Background information
- Birth name: Kane James Strang
- Born: Dunedin, New Zealand
- Genres: Lo-fi; Psychedelia;
- Occupations: singer; songwriter;
- Instrument: vocals;
- Years active: 2013–present
- Labels: Dead Oceans; Ba Da Bing;

= Kane Strang =

Kane James Strang is a New Zealand musician from Dunedin. He has released a demo album, A Pebble and a Paper Crane (2013), and three studio albums: Blue Cheese (Ba Da Bing Records, 2016) Two Hearts and No Brain (Dead Oceans, 2017), and Happy to Perform (Kane Strang, 2021). Strang also has several singles that no longer can be found through any of his public profiles; Standstill (2020), In Thailand (2014) Together with bassist Rassani Tolovaa and drummer Mitchell Innes, Strang formed the band Office Dog, who released their first album, Spiel, in January 2024.

==Background==
Strang grew up in Dunedin, New Zealand around a family of musicians.

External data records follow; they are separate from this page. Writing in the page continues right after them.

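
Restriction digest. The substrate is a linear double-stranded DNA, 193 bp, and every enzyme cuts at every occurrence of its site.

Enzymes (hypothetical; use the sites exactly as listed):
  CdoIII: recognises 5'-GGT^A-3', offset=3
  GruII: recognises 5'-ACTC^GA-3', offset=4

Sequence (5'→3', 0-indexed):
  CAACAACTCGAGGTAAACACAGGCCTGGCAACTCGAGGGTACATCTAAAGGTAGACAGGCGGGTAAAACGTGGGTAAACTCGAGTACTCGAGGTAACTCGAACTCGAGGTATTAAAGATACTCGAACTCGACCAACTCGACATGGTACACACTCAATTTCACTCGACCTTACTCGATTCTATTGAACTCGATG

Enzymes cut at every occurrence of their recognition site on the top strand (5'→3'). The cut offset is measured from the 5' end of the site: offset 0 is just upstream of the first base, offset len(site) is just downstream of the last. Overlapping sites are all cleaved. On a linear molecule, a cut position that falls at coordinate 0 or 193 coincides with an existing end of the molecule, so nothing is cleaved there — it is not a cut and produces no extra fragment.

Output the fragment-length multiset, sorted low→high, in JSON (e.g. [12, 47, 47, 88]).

Per-enzyme occurrences:
  CdoIII GGTA/3: at [11, 37, 49, 61, 72, 91, 107, 143] ⇒ [14, 40, 52, 64, 75, 94, 110, 146]
  GruII ACTCGA/4: at [5, 30, 77, 85, 95, 101, 119, 125, 134, 160, 170, 185] ⇒ [9, 34, 81, 89, 99, 105, 123, 129, 138, 164, 174, 189]

All cut coordinates (distinct, sorted): [9, 14, 34, 40, 52, 64, 75, 81, 89, 94, 99, 105, 110, 123, 129, 138, 146, 164, 174, 189]

Fragment lengths:
  [0,9): 9 bp
  [9,14): 5 bp
  [14,34): 20 bp
  [34,40): 6 bp
  [40,52): 12 bp
  [52,64): 12 bp
  [64,75): 11 bp
  [75,81): 6 bp
  [81,89): 8 bp
  [89,94): 5 bp
  [94,99): 5 bp
  [99,105): 6 bp
  [105,110): 5 bp
  [110,123): 13 bp
  [123,129): 6 bp
  [129,138): 9 bp
  [138,146): 8 bp
  [146,164): 18 bp
  [164,174): 10 bp
  [174,189): 15 bp
  [189,193): 4 bp

[4,5,5,5,5,6,6,6,6,8,8,9,9,10,11,12,12,13,15,18,20]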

After completing secondary school, Strang co-founded a band, Dinosaur Sanctuary. They released their debut album, A Public Toilet Told Me Nothing Gets Better, in 2013.

Later that same year, Strang travelled to Germany, staying with his childhood friend, Rassani Tolovaa.

During his stay, Strang recorded multiple songs in a World War II bomb shelter. Upon returning to New Zealand, Strang self-released these songs in his debut EP, titled A Pebble and a Paper Crane.